How might Honora have found her way to Kerry at the opposite end of the country?

This could have happened as a consequence of the War of the Two Kings/The Williamite Wars/The Jacobite Wars that took place between 1689-1692. As the Williamites gained the upper hand the native Irish who herded large herds of livestock in Creaghts moved as refugees so as to keep themselves and their families within Jacobite controlled territory. As the war progressed the Jacobite territory became reduced until finally they were compressed into the south west regions including Kerry.

Story who was a chaplain and chronicler traveling with the Williamite army (a latter day embedded reporter) observes respecting the native Irish: "It has been an ancient custom amongst them, still to remove out of the way with their cattle and all their substance, at the approach of an enemy". Of the inconvenient multitudes of the Ulster Irish, in particular, alluded to as having retired, in this manner, into the territory occupied by King James's forces, the Williamite chaplain Story, in describing the return of those emigrants to the North, in October, 1691, after the conclusion of the war by the Treaty of Limerick, says: "All the roads and other places leading from the counties of Kerry and Clare towards the North, are now full of nothing but Creaghts, and vast stocks of cattle driving homewards,"

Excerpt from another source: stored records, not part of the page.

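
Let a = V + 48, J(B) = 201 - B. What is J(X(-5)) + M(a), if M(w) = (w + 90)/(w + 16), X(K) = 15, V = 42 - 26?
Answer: 7517/40 ≈ 187.93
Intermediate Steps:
V = 16
a = 64 (a = 16 + 48 = 64)
M(w) = (90 + w)/(16 + w)
J(X(-5)) + M(a) = (201 - 1*15) + (90 + 64)/(16 + 64) = (201 - 15) + 154/80 = 186 + (1/80)*154 = 186 + 77/40 = 7517/40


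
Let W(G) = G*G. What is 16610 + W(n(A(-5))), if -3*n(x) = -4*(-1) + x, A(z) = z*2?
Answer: 16614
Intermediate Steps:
A(z) = 2*z
n(x) = -4/3 - x/3 (n(x) = -(-4*(-1) + x)/3 = -(4 + x)/3 = -4/3 - x/3)
W(G) = G²
16610 + W(n(A(-5))) = 16610 + (-4/3 - 2*(-5)/3)² = 16610 + (-4/3 - ⅓*(-10))² = 16610 + (-4/3 + 10/3)² = 16610 + 2² = 16610 + 4 = 16614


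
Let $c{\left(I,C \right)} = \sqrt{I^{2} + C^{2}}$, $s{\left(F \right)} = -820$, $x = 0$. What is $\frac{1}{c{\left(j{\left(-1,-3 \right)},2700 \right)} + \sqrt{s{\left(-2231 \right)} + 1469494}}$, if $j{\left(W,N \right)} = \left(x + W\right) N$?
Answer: $\frac{1}{3 \left(\sqrt{163186} + \sqrt{810001}\right)} \approx 0.00025563$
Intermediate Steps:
$j{\left(W,N \right)} = N W$ ($j{\left(W,N \right)} = \left(0 + W\right) N = W N = N W$)
$c{\left(I,C \right)} = \sqrt{C^{2} + I^{2}}$
$\frac{1}{c{\left(j{\left(-1,-3 \right)},2700 \right)} + \sqrt{s{\left(-2231 \right)} + 1469494}} = \frac{1}{\sqrt{2700^{2} + \left(\left(-3\right) \left(-1\right)\right)^{2}} + \sqrt{-820 + 1469494}} = \frac{1}{\sqrt{7290000 + 3^{2}} + \sqrt{1468674}} = \frac{1}{\sqrt{7290000 + 9} + 3 \sqrt{163186}} = \frac{1}{\sqrt{7290009} + 3 \sqrt{163186}} = \frac{1}{3 \sqrt{810001} + 3 \sqrt{163186}} = \frac{1}{3 \sqrt{163186} + 3 \sqrt{810001}}$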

There existed, as practiced out of the colonial military fort at Kinsale in Cork a process whereby young girls would be snatched and transported to be the wives of frontier settlers in the new world colonies. There was great demand from new world frontier planters for young women “marriageable and not past breeding” and this demand was satisfied by “man catchers” who “Spirited” away or stole young Irish girls and sold them to shipping captains. Sorry, that I have no names as to her ancestors. Her descendants know the rest of the story.

A point of note – there was also a refugee exodus from Ulster in 1643 and members of that out flux also reached the Kerry region.